“I’ll cut you off without a penny …!”

Sounds dramatic, I know, but it might have been said by the mother (Mrs. Jackson) to her only child (Heather) in the case of Ilott v Mitson when Heather ran away from home almost 40 years ago.  This case hit the headlines recently – “Your will can be ignored say judges” in The Daily Telegraph.  As ever, newspaper headlines only tell part of the story.

This is a sad tale of family life – children (especially teenagers) fall out with their parents all the time but generally reconcile. In this case, we are told that Heather ran away at the age of 17, married someone the mother didn’t approve of and, even after attempts at reconciliation over the years, there was no happy ending.  Mrs. Jackson didn’t have millions – the total estate was huge amount for most people – almost £500,000 – but she decided to disinherit Heather and leave it all to charity.  She had explained her reasons for her bequests in side letters  and she even went so far as to instruct her executors to fight any claim on her estate by Heather, which, in the end, they did.

Charities who benefit in this way are in a very difficult position – they are duty bound to honour the wishes of the deceased who was kind enough to want them to benefit but also they are fighting against a very unhappy family member – and having to pay the legal costs of that fight.

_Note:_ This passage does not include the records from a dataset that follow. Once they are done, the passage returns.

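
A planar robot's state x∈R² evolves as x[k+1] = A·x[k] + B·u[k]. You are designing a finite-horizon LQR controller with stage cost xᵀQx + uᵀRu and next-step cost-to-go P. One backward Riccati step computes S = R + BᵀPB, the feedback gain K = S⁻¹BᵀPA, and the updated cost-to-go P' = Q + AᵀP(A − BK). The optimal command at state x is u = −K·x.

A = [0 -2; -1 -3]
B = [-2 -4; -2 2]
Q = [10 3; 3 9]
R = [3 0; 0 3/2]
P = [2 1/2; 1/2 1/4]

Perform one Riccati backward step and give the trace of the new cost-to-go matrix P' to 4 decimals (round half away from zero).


21.0833

BᵀP = [-5.0000 -1.5000; -7.0000 -1.5000]
S = R + BᵀPB = [3 0; 0 3/2] + [13.0000 17.0000; 17.0000 25.0000] = [16.0000 17.0000; 17.0000 26.5000]
BᵀPA = [1.5000 14.5000; 1.5000 18.5000]
K = S⁻¹·BᵀPA = [0.1056 0.5167; -0.0111 0.3667]
A−BK = [0.1667 0.5000; -0.7667 -2.7000]
AᵀP(A−BK) = [0.1083 0.4250; 0.4250 1.9750]
P' = Q + AᵀP(A−BK) = [10.1083 3.4250; 3.4250 10.9750]
tr(P') = 21.0833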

What is not clear from the sensationalist headlines is that this was first decided by a District Judge in a County Court in 2007 – he agreed with Heather’s case and allowed her claim in the sum of £50,000. It went on appeal up to the Court of Appeal first in 2011 and then again this year.

It is always open to family members and those who are financially dependent to challenge a will under the Inheritance Act (Provision for Family and Dependents) Act 1975 [my emphasis] if they feel they have not been properly provided for.  Here, the notable point is that the judges felt that although the Claimant was a grown woman who had made her own lifestyle choices, she was in difficult financial circumstances. They felt her mother should have made some provision for her in the will, particularly as there was no “link” with the charities involved.  I think many parents might think this an odd outcome and quite hard on the charities themselves.

Our advice to our clients remains that they should think carefully about their choices and if they decide to leave their estate to beneficiaries who are not as expected, full details should be set out in the notes and also in a side letter.  This judgement also shows us that if you want to leave significant sums to charities, there should be some lifetime link with them – perhaps support with a regular donation.

It is open to the charities to take this case to the Supreme Court for a final decision, so we will have to wait and see on that but for now, as ever, I would say you should always get professional advice on your will.